We have to calculate the 90% confidence interval for the mean.
The population standard deviation is not known, so we have to estimate it from the sample standard deviation and use a t-students distribution to calculate the critical value
(NOTE: although we have a relatively big sample, so it wouldn't be too wrong to approximate the standard deviation of the population with the sample one.. Even though, we will use the Student's t test as usual for unknown population standard deviations).
When σ is not known, s divided by the square root of N is used as an estimate of σM:
[tex]s_M=\dfrac{s}{\sqrt{N}}=\dfrac{7.5}{\sqrt{245}}=\dfrac{7.5}{15.652}=0.479[/tex]
The degrees of freedom for this sample size are:
[tex]df=n-1=245-1=244[/tex]
The t-value for a 90% confidence interval and 244 degrees of freedom is t = 1.651.

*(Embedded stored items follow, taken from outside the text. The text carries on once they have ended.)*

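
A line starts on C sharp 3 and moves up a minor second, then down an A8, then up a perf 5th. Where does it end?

A minor second up from C#3 is D3.
D3 down an augmented octave → Db2 (13 semitones).
A perfect fifth up from Db2 is Ab2.

A flat 2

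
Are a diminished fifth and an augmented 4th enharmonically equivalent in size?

Yes

A diminished fifth spans 6 semitones, and an augmented fourth also spans 6 semitones — they're enharmonic.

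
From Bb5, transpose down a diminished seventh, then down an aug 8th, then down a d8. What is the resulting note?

A diminished seventh down from Bb5 is C#5.
Down an augmented octave from C#5: C4 (13 semitones down).
C4 down a diminished octave → C#3 (11 semitones).

C#3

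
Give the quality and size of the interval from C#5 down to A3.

major 10th

Descending from C#5 to A3 is the same interval as ascending A3 to C#5.
A to C spans three letter names (A-B-C), plus an octave — that makes it a tenth of some quality.
A3 to C#5 is 16 semitones, matching the major tenth exactly, so the quality is major.
(Equivalently, a compound major third: a major third plus an octave.)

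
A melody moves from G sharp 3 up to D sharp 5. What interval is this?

G to D spans five letter names (G-A-B-C-D), plus an octave — that makes it a twelfth of some quality.
The perfect twelfth spans 19 semitones, and G#3 to D#5 is exactly 19 semitones — so this is a perfect twelfth.
(Equivalently, a compound perfect fifth: a perfect fifth plus an octave.)

perfect twelfth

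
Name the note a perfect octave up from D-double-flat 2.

D-double-flat 3

An octave keeps the letter name D, an octave up from D.
A perfect octave spans 12 semitones, so from Dbb2 the target pitch is Dbb3.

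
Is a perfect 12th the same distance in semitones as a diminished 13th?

Yes

Both span 19 semitones: a perfect twelfth and a diminished thirteenth are the same chromatic distance.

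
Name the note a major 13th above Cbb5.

Abb6

The thirteenth's letter: C up six letter names plus an octave → A.
A major thirteenth spans 21 semitones, so from Cbb5 the target pitch is Abb6.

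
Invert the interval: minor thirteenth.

First reduce the compound minor thirteenth to its simple form, a minor sixth.
Inverted interval numbers add to nine, so a sixth pairs with a third (6 + 3 = 9).
And minor becomes major under inversion, so we get a major third.

M3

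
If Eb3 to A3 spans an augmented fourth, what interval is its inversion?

Interval numbers invert to sum to nine: 4 + 5 = 9, so a fourth inverts to a fifth.
Quality inverts too: augmented becomes diminished. That makes the inversion a diminished fifth.

diminished 5th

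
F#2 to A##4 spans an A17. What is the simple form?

augmented 3rd

Take out 2 octaves (14 from the number): 17 − 14 = 3.
So an augmented seventeenth is 2 octaves plus an augmented third. The quality is unchanged.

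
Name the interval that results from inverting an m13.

First reduce the compound minor thirteenth to its simple form, a minor sixth.
Interval numbers invert to sum to nine: 6 + 3 = 9, so a sixth inverts to a third.
Quality inverts too: minor becomes major. That makes the inversion a major third.

major 3rd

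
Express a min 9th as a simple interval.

Subtracting seven from the interval number removes an octave: 9 − 7 = 2.
Quality carries through unchanged, so the simple form is a minor second.

m2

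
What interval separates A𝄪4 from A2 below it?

Descending from A##4 to A2 is the same interval as ascending A2 to A##4.
A to A is the same letter name, plus 2 octaves, so the interval is some kind of fifteenth.
The perfect fifteenth is 24 semitones; here we have 26, two semitones wider: doubly augmented.
(Equivalently, a compound doubly augmented octave: a doubly augmented octave plus an octave.)

AA15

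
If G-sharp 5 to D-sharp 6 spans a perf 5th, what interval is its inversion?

Inverted interval numbers add to nine, so a fifth pairs with a fourth (5 + 4 = 9).
The quality also flips — perfect stays perfect — giving a perfect fourth.

perfect fourth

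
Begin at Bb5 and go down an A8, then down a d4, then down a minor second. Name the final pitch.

Bb5 down an augmented octave → Bbb4 (13 semitones).
Down a diminished fourth from Bbb4: F4 (4 semitones down).
A minor second down from F4 is E4.

E4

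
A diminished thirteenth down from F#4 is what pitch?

The thirteenth's letter: F down six letter names plus an octave → A.
A diminished thirteenth spans 19 semitones, so from F#4 the target pitch is A##2.

A##2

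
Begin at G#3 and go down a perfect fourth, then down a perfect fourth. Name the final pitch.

A perfect fourth down from G#3 is D#3.
Down a perfect fourth from D#3: A#2 (5 semitones down).

A#2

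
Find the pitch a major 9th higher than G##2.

Two letters up from G (plus an octave) reaches A.
Moving 14 semitones up from G##2 (the size of a major ninth) reaches A##3.

A##3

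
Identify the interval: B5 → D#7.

major tenth

B to D spans three letter names (B-C-D), plus an octave — that makes it a tenth of some quality.
B5 to D#7 is 16 semitones, matching the major tenth exactly, so the quality is major.
(Equivalently, a compound major third: a major third plus an octave.)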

The margin of error (MOE) can be calculated as:
[tex]MOE=t\cdot s_M=1.651\cdot0.479=0.791[/tex]
Then, the lower and upper bounds of the confidence interval are:
[tex]\begin{gathered} LL=M-t\cdot s_M=28.6-0.791=27.8 \\ UL=M+t\cdot s_M=28.6+0.791=29.4 \end{gathered}[/tex]
The confidence interval for the population mean is:
[tex]27.8<\mu<29.4[/tex]
If we compare this interval with the one calcualted for a smaller sample, we can see that the limits are very similar and both CI contain both sample means.
Answer:
27.8 hg < μ < 29.4 hg.
A. No, because the confidence interval limits are similar.